Nobody doubted that when he said eighty-seven seconds, he meant it exactly.
“I can get them,” Lilah said. “Hold and I’ll send it.”
She signaled over to Bear so that he walked to her, then pulled out her phone like she was taking a selfie of the two of them. Colton had no doubt that her camera was actually facing the direction of the couple and she was getting the shot she needed.
“Okay, I’m fairly certain we can eliminate these two women. Neither of them has any social media accounts—public or private—that are associated with Colton. Neither of them has been at any of his stunts or gotten caught on camera, nor does either of them have travel records to anywhere he’s been in the past two years.”
“This is so fucking illegal,” Callum muttered.
“Technically not,” Lincoln argued. “All I’m doing is searching what people have made public. It’s amazing how many details of their lives people post on the internet without thinking about the ramifications. Now, I can slip into illegal territory if you guys want me?—”
“No.” They all said it at the same time.
“I didn’t think so.” They could hear Lincoln typing on his computer at a speed faster than most humans on the planet. “Looks like the couple is relatively clean too. The guy has watched a couple of Colton’s bigger stunts—including the avalanche—but not enough to raise any red flags.”
Colton sipped slowly at his beer and talked to a few townspeople who came over to him throughout the next hour. He kept the conversations short, not wanting to scare away anyone else wanting to strike up a conversation, but it didn’t seem to matter.
The team found a couple more people who Lincoln put through his system, but none of them fit the profile nor had any seeming attachment to Colton. Moreover, none of them seemed to pay him any attention at all.
It was getting close to eleven when Colton finally decided to shut it all down. There was no point in making the bar stay open later just to continue this.
“I’m calling it,” he said into his comms. “If she was coming, she’d have been here by now.
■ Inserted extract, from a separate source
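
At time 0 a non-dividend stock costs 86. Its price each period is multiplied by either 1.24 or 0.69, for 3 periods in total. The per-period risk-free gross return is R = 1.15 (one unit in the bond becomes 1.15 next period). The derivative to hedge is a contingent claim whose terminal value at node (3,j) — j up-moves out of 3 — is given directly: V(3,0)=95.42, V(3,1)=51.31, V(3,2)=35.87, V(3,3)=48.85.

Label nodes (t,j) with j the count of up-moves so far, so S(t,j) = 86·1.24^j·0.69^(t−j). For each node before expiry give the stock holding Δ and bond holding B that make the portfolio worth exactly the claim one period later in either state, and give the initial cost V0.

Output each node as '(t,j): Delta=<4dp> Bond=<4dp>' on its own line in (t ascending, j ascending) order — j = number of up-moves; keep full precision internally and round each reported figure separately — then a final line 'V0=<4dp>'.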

Either she didn’t show up at all, or she got spooked somehow.”
“Probably got spooked by a grown-ass man wearing a child’s shirt,” Lilah said.
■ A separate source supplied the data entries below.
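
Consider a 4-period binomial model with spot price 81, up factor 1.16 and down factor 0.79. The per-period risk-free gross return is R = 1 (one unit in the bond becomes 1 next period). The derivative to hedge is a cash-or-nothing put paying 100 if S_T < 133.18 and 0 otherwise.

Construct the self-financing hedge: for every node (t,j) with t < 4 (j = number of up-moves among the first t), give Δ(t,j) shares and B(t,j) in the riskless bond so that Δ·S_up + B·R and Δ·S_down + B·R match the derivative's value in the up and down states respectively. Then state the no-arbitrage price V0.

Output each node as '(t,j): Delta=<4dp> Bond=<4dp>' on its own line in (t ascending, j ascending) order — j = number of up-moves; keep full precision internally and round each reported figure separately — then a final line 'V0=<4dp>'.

(0,0): Delta=-0.6101 Bond=139.0371
(1,0): Delta=0.0000 Bond=100.0000
(1,1): Delta=-0.9266 Bond=168.7797
(2,0): Delta=0.0000 Bond=100.0000
(2,1): Delta=0.0000 Bond=100.0000
(2,2): Delta=-1.4074 Bond=221.1833
(3,0): Delta=0.0000 Bond=100.0000
(3,1): Delta=0.0000 Bond=100.0000
(3,2): Delta=0.0000 Bond=100.0000
(3,3): Delta=-2.1377 Bond=313.5135
V0=89.6230

No-arbitrage ⇒ martingale measure with p* = (R−d)/(u−d) = 0.5676.
Terminal values V(4,·): V(4,0)=100.0000, V(4,1)=100.0000, V(4,2)=100.0000, V(4,3)=100.0000, V(4,4)=0.0000
Node (3,0) S=39.9362: V=(p*·100.0000+(1−p*)·100.0000)/1=100.0000; Δ=(100.0000−100.0000)/(46.3259−31.5496)=0.0000; B=V−Δ·S=100.0000
Node (3,1) S=58.6404: V=(p*·100.0000+(1−p*)·100.0000)/1=100.0000; Δ=(100.0000−100.0000)/(68.0229−46.3259)=0.0000; B=V−Δ·S=100.0000
Node (3,2) S=86.1049: V=(p*·100.0000+(1−p*)·100.0000)/1=100.0000; Δ=(100.0000−100.0000)/(99.8817−68.0229)=0.0000; B=V−Δ·S=100.0000
Node (3,3) S=126.4326: V=(p*·0.0000+(1−p*)·100.0000)/1=43.2432; Δ=(0.0000−100.0000)/(146.6618−99.8817)=-2.1377; B=V−Δ·S=313.5135
Node (2,0) S=50.5521: V=(p*·100.0000+(1−p*)·100.0000)/1=100.0000; Δ=(100.0000−100.0000)/(58.6404−39.9362)=0.0000; B=V−Δ·S=100.0000
Node (2,1) S=74.2284: V=(p*·100.0000+(1−p*)·100.0000)/1=100.0000; Δ=(100.0000−100.0000)/(86.1049−58.6404)=0.0000; B=V−Δ·S=100.0000
Node (2,2) S=108.9936: V=(p*·43.2432+(1−p*)·100.0000)/1=67.7867; Δ=(43.2432−100.0000)/(126.4326−86.1049)=-1.4074; B=V−Δ·S=221.1833
Node (1,0) S=63.9900: V=(p*·100.0000+(1−p*)·100.0000)/1=100.0000; Δ=(100.0000−100.0000)/(74.2284−50.5521)=0.0000; B=V−Δ·S=100.0000
Node (1,1) S=93.9600: V=(p*·67.7867+(1−p*)·100.0000)/1=81.7168; Δ=(67.7867−100.0000)/(108.9936−74.2284)=-0.9266; B=V−Δ·S=168.7797
Node (0,0) S=81.0000: V=(p*·81.7168+(1−p*)·100.0000)/1=89.6230; Δ=(81.7168−100.0000)/(93.9600−63.9900)=-0.6101; B=V−Δ·S=139.0371
Each (Δ,B) replicates both successor values, so the strategy is self-financing and V0 is arbitrage-free.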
Callum ignored her. “I concur. I’ll have one of my deputies monitor those two women who came in at first since they best suit our profile. But my gut says it’s not either of them.”
“My software says that too, which is better than any gut.” Lincoln’s tone dripped defensiveness—the concept of trusting a “gut” was completely foreign to his computer of a brain.
“Regardless, just to double-check,” Callum said.
One by one, everyone took off, keeping the ruse in place in case they happened to still be watched, no matter how unlikely it seemed.
Colton wasn’t sure what he was going to do now. The stalker was still out there, and there didn’t seem to be anything he could do about it.